I used to hate sorbets. To me, a sorbet was nothing more than frozen water flavored with some neon-colored sugar water; an affront to ice cream. If the king and queen of desserts had a bastard child….it would be the sorbet. I mean, who could possibly love some icy, crunchy, cloyingly sweet sham of a dish? The inventor of the sorbet should be shot. There was absolutely nothing that was going to convince me that this shaved ice look-alike was worthy of as an after-dinner sweet. Nothing until I read this article from Serious Eats about the science behind the sorbet.
To an extent, I was right. The sorbet is nothing more than a pureed fruit sweetened with sugar and frozen. What I didn’t know was that the abominations I’ve had as a child were such because of two factors: 1) using fruits of a poor quality (or worse…some fruit “substitute”) and 2) incorrect proportions in terms of sugar. Intrigued by the author’s description of a “creamy” and “jammy” sorbet, I decided to give it a go, buying a few quarts of strawberries at Whole Foods. The process of making it was actually quite simple and so let’s keep this short and sweet (no pun intended).
For the sorbet:
– 4 lbs. of the best strawberries you can find, roughly chopped (one of those Driscoll packs is a lb. if that helps)
– 2 c. sugar (I used organic light brown but feel free to use regular white)
– pinch of salt and a squeeze of lemon juice
………….and that’s it! Unlike its cousin the ice cream that relies on cream and eggs, a sorbet should taste exactly like the fruit it’s made of and nothing more.
For the almond “soup” (adapted from Ferran Adria’s “The Family Meal”):
– 1 2/3 c. almonds, roughly chopped (I wrapped mine in a dish towel and beat the hell out of it with a heavy pan)
– 2 1/2 c. water
– 2 tbsp. sugar
– Handful of blueberries or similar fruit (opt.)
Originally used by Adria to drizzle over a nougat ice cream, I thought it’d be a good way to add a little creaminess to the dish and as a spin to the nuts some people add to their sorbets.
1) The night before, soak the almonds in the water so that on the day you’re making the sorbet, you can blend it into a smooth liquid. As I used a weak hand blender, mine still had large chunks in it. That’s OK. Pass the entire mixture through a sieve so all you’re left with is a smooth liquid that looks like a thicker almond milk. Whisk in the sugar. Do NOT throw away the remaining almond pulp.
2) Blend the strawberries into a smooth puree. Pour the sugar in and blend again.

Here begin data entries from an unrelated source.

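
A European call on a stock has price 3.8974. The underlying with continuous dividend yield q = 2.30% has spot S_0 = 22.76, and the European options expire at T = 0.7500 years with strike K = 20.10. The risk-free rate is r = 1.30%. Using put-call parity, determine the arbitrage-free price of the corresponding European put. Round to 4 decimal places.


Answer: Put price = 1.4316

Derivation:
Put-call parity: C - P = S_0 * exp(-qT) - K * exp(-rT).
S_0 * exp(-qT) = 22.7600 * 0.98289793 = 22.37075687
K * exp(-rT) = 20.1000 * 0.99029738 = 19.90497728
P = C - S*exp(-qT) + K*exp(-rT)
P = 3.8974 - 22.37075687 + 19.90497728 = 1.4316


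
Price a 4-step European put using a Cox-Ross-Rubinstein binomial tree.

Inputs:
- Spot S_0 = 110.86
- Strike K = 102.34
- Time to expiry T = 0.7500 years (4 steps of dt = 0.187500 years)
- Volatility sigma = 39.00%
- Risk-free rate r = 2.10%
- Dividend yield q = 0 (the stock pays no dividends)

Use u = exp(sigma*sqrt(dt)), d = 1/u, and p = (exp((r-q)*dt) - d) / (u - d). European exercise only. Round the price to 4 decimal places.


dt = T/N = 0.187500
u = exp(sigma*sqrt(dt)) = 1.183972; d = 1/u = 0.844615
p = (exp((r-q)*dt) - d) / (u - d) = 0.469507
Discount per step: exp(-r*dt) = 0.996070
Stock lattice S(k, i) with i counting down-moves:
  k=0: S(0,0) = 110.8600
  k=1: S(1,0) = 131.2551; S(1,1) = 93.6340
  k=2: S(2,0) = 155.4024; S(2,1) = 110.8600; S(2,2) = 79.0846
  k=3: S(3,0) = 183.9921; S(3,1) = 131.2551; S(3,2) = 93.6340; S(3,3) = 66.7960
  k=4: S(4,0) = 217.8415; S(4,1) = 155.4024; S(4,2) = 110.8600; S(4,3) = 79.0846; S(4,4) = 56.4169
Terminal payoffs V(N, i) = max(K - S_T, 0):
  V(4,0) = 0.000000; V(4,1) = 0.000000; V(4,2) = 0.000000; V(4,3) = 23.255394; V(4,4) = 45.923124
Backward induction: V(k, i) = exp(-r*dt) * [p * V(k+1, i) + (1-p) * V(k+1, i+1)].
  V(3,0) = exp(-r*dt) * [p*0.000000 + (1-p)*0.000000] = 0.000000
  V(3,1) = exp(-r*dt) * [p*0.000000 + (1-p)*0.000000] = 0.000000
  V(3,2) = exp(-r*dt) * [p*0.000000 + (1-p)*23.255394] = 12.288343
  V(3,3) = exp(-r*dt) * [p*23.255394 + (1-p)*45.923124] = 35.141823
  V(2,0) = exp(-r*dt) * [p*0.000000 + (1-p)*0.000000] = 0.000000
  V(2,1) = exp(-r*dt) * [p*0.000000 + (1-p)*12.288343] = 6.493263
  V(2,2) = exp(-r*dt) * [p*12.288343 + (1-p)*35.141823] = 24.316021
  V(1,0) = exp(-r*dt) * [p*0.000000 + (1-p)*6.493263] = 3.431094
  V(1,1) = exp(-r*dt) * [p*6.493263 + (1-p)*24.316021] = 15.885439
  V(0,0) = exp(-r*dt) * [p*3.431094 + (1-p)*15.885439] = 9.998590

Answer: Price = V(0,0) = 9.9986


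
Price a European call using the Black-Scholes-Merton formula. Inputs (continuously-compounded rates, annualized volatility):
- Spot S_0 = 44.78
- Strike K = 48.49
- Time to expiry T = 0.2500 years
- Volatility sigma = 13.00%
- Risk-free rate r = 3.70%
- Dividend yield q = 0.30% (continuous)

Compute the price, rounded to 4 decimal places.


Answer: Price = 0.2093

Derivation:
d1 = (ln(S/K) + (r - q + 0.5*sigma^2) * T) / (sigma * sqrt(T)) = -1.06128431
d2 = d1 - sigma * sqrt(T) = -1.12628431
exp(-rT) = 0.99079265; exp(-qT) = 0.99925028
C = S_0 * exp(-qT) * N(d1) - K * exp(-rT) * N(d2)
N(d1) = 0.14428036; N(d2) = 0.13002260
C = 44.7800 * 0.99925028 * 0.14428036 - 48.4900 * 0.99079265 * 0.13002260 = 0.2093


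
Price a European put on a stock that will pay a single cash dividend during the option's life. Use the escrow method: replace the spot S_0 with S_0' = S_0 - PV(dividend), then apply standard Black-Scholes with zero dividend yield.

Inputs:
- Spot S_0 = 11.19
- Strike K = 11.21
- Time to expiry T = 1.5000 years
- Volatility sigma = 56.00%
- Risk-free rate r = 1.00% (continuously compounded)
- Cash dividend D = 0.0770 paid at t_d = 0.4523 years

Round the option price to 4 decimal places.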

3) That’s it. Freeze it. Now ideally, you’d follow the one step in over 99% of the recipes that infuriates me as I’m too broke to follow it: “Pour into ice cream maker and freeze according to manufacturer’s instructions”. But absent the funds for one, you can just chuck it in the freezer, hand-churning it every hour or so.
4) To plate, let sorbet sit for a few minutes on your counter to soften. Scoop out, drizzle a bit of the almond soup around it and top with a bit of almond pulp and berries.
With the right ingredients and proportions, the sorbet is actually one of the highest praises fresh fruit can receive. So yes…that day, I made a sorbet so creamy and jammy that for once, I had to resist knocking on the neighbor’s door and shoving it in their unsuspecting mouth. Halfway through my second bowl on a hot weekend afternoon, I revised my earlier statement: the inventor of the sorbet isn’t deserving of punishment….it’s the person who convinced me that the garbage of my yesteryears was the real deal who is!